Note that a few helper modules, including ColourMap, have been moved into EnsEMBL::Draw::Utils.

New web dependency - ensembl-io

Starting with release 80, the Ensembl webcode will have an additional dependency: ensembl-io, our Git repository for file-parsing code. This can be checked out from GitHub the same way as our other repos, and is also included in the "web" group of repos used by ensembl-git-tools, so that the command

git ensembl --clone web

will automatically clone ensembl-io in addition to existing web code.

Initially this dependency will only affect variation data, but the plan is to integrate the new parsers into other areas of the website such as user uploads. Deprecation of the old parser modules will be announced in due course.

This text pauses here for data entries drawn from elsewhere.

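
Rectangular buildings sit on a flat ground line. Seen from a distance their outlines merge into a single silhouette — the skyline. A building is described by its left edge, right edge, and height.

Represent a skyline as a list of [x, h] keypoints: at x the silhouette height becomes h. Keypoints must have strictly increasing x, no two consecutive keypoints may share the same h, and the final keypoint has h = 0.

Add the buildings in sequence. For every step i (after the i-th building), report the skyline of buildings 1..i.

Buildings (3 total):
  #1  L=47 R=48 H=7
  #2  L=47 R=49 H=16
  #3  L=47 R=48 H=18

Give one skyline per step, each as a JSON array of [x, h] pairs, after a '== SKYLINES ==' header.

== SKYLINES ==
[[47,7],[48,0]]
[[47,16],[49,0]]
[[47,18],[48,16],[49,0]]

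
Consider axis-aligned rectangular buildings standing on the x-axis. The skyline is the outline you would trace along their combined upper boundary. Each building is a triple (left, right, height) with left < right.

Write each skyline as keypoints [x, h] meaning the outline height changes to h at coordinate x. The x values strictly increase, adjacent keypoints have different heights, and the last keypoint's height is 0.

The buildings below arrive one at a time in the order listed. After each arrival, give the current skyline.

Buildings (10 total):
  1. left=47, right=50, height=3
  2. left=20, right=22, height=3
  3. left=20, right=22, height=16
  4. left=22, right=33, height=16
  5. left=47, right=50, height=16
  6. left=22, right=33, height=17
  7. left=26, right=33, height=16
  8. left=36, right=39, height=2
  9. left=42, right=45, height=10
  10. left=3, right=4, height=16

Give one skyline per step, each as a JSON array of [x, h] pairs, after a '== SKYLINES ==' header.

== SKYLINES ==
[[47,3],[50,0]]
[[20,3],[22,0],[47,3],[50,0]]
[[20,16],[22,0],[47,3],[50,0]]
[[20,16],[33,0],[47,3],[50,0]]
[[20,16],[33,0],[47,16],[50,0]]
[[20,16],[22,17],[33,0],[47,16],[50,0]]
[[20,16],[22,17],[33,0],[47,16],[50,0]]
[[20,16],[22,17],[33,0],[36,2],[39,0],[47,16],[50,0]]
[[20,16],[22,17],[33,0],[36,2],[39,0],[42,10],[45,0],[47,16],[50,0]]
[[3,16],[4,0],[20,16],[22,17],[33,0],[36,2],[39,0],[42,10],[45,0],[47,16],[50,0]]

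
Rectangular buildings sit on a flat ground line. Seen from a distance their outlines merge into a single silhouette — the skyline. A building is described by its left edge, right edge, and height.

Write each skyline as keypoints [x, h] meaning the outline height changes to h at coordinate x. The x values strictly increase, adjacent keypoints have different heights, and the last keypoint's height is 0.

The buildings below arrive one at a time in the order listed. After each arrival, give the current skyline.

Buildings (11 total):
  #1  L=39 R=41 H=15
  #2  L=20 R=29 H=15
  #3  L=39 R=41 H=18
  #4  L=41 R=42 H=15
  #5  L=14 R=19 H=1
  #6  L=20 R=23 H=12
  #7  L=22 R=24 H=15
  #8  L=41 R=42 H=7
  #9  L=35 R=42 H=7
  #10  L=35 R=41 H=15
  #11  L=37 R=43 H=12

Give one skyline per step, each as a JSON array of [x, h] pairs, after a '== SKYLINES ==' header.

== SKYLINES ==
[[39,15],[41,0]]
[[20,15],[29,0],[39,15],[41,0]]
[[20,15],[29,0],[39,18],[41,0]]
[[20,15],[29,0],[39,18],[41,15],[42,0]]
[[14,1],[19,0],[20,15],[29,0],[39,18],[41,15],[42,0]]
[[14,1],[19,0],[20,15],[29,0],[39,18],[41,15],[42,0]]
[[14,1],[19,0],[20,15],[29,0],[39,18],[41,15],[42,0]]
[[14,1],[19,0],[20,15],[29,0],[39,18],[41,15],[42,0]]
[[14,1],[19,0],[20,15],[29,0],[35,7],[39,18],[41,15],[42,0]]
[[14,1],[19,0],[20,15],[29,0],[35,15],[39,18],[41,15],[42,0]]
[[14,1],[19,0],[20,15],[29,0],[35,15],[39,18],[41,15],[42,12],[43,0]]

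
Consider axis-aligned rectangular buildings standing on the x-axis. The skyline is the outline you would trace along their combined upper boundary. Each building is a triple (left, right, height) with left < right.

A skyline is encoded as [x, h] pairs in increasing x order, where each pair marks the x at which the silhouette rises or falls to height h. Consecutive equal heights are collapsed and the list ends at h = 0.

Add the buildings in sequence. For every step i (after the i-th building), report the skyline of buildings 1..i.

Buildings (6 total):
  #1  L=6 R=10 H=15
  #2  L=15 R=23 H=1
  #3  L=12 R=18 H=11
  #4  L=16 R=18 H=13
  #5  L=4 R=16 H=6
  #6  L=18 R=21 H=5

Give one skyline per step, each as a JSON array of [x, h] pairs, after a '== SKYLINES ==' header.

== SKYLINES ==
[[6,15],[10,0]]
[[6,15],[10,0],[15,1],[23,0]]
[[6,15],[10,0],[12,11],[18,1],[23,0]]
[[6,15],[10,0],[12,11],[16,13],[18,1],[23,0]]
[[4,6],[6,15],[10,6],[12,11],[16,13],[18,1],[23,0]]
[[4,6],[6,15],[10,6],[12,11],[16,13],[18,5],[21,1],[23,0]]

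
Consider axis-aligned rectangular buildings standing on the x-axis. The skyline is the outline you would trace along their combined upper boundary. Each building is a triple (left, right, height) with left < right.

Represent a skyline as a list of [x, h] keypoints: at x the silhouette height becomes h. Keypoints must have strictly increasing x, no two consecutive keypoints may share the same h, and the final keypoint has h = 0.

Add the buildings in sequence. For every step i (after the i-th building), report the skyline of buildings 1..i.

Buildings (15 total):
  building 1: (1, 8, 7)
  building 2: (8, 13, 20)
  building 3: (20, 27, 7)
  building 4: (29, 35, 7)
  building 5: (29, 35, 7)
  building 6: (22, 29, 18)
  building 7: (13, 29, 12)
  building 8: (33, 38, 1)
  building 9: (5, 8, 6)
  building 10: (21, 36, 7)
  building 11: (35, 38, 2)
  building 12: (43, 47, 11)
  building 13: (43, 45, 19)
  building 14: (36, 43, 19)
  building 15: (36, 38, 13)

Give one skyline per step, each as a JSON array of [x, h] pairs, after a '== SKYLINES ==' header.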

Gene Expression Atlas Widget

The Gene Expression Atlas widget has been embedded in ensembl. You can now view where the gene is expressed anatomically (where exactly in the species) and also which experiment it is associated with.

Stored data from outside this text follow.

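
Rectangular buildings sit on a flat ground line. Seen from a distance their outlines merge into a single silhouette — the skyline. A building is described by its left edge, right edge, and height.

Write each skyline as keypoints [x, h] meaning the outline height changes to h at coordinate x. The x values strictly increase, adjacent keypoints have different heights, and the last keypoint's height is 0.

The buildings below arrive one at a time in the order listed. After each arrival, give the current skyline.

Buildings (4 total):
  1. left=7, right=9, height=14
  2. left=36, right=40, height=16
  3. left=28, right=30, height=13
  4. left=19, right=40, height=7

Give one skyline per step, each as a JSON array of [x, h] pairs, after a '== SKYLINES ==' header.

== SKYLINES ==
[[7,14],[9,0]]
[[7,14],[9,0],[36,16],[40,0]]
[[7,14],[9,0],[28,13],[30,0],[36,16],[40,0]]
[[7,14],[9,0],[19,7],[28,13],[30,7],[36,16],[40,0]]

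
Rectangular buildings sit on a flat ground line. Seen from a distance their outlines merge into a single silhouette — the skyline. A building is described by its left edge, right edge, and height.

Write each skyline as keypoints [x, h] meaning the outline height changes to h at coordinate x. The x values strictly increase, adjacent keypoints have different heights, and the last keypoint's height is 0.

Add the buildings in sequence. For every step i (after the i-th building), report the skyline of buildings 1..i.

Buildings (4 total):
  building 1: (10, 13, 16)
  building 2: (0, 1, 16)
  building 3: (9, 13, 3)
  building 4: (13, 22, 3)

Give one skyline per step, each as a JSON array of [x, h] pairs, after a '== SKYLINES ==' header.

== SKYLINES ==
[[10,16],[13,0]]
[[0,16],[1,0],[10,16],[13,0]]
[[0,16],[1,0],[9,3],[10,16],[13,0]]
[[0,16],[1,0],[9,3],[10,16],[13,3],[22,0]]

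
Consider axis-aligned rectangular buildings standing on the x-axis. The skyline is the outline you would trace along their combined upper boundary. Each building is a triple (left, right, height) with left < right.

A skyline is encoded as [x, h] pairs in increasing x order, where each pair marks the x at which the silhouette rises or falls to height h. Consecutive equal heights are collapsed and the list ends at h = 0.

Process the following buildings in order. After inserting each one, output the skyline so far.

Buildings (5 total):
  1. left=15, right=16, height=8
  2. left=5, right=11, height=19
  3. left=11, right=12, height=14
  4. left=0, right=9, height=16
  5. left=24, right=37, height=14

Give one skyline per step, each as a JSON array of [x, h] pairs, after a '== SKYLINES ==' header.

== SKYLINES ==
[[15,8],[16,0]]
[[5,19],[11,0],[15,8],[16,0]]
[[5,19],[11,14],[12,0],[15,8],[16,0]]
[[0,16],[5,19],[11,14],[12,0],[15,8],[16,0]]
[[0,16],[5,19],[11,14],[12,0],[15,8],[16,0],[24,14],[37,0]]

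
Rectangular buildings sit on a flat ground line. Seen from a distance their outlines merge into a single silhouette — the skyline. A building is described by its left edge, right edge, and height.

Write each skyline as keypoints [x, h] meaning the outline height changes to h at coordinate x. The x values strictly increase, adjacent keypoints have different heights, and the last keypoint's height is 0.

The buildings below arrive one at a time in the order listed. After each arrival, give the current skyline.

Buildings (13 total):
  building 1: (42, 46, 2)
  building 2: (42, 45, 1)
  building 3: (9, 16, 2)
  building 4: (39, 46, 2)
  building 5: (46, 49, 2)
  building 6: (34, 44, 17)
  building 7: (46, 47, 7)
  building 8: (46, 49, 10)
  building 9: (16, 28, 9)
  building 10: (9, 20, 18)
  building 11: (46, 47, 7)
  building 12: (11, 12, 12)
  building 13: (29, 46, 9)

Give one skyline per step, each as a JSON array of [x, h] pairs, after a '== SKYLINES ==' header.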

www.ensembl.org/Homo_sapiens/Gene/ExpressionAtlas?g=ENSG00000174485;r=15:65658046-65792293 

The code has been added to the widgets plugin.

GlyphSets at risk

The following GlyphSets are unused in the core Ensembl webcode. Third-party integrators should be aware that they are at risk of deletion in a future release. If you have any use for the following GlyphSets, please contact the Ensembl team.

_text, ctcf, fg_wiggle, GlyphSet_feature, histone_modifications, ld2, lsv_variations, missing, P_protdas, P_separator, preliminary, restrict, simple_histogram, tsv_missing, urlfeature, Vrefseqs

Tools (BLAST & BLAT) gap initiation update

Gap initiation and extension penalties has been updated/changed to reflect the correct order which is dependant on the matrix (BLOSUM and PAM) and the same has been done for BLASTN which is dependant on the match and mismatch score.

Download the ncRNA secondary-structure as SVG

You can now download the ncRNA secondary structure view as  SVG. A link has been added at the top of the view.

Track label improvements for images

Some tracks in images now appear within sections, grouping common tracks within a category.

Each section is identified by a heading underlined in a certain colour, and each track within that section by the same colour being used on its left-hand side.

Also, some tracks now have labels within the image itself, to allow particularly long labels. These in-image labels can be configured on or off via the configuration panel.

Initially these features are primarily targeted at trackhub support, but will be increasingly used for other tracks as the opportunity is identified.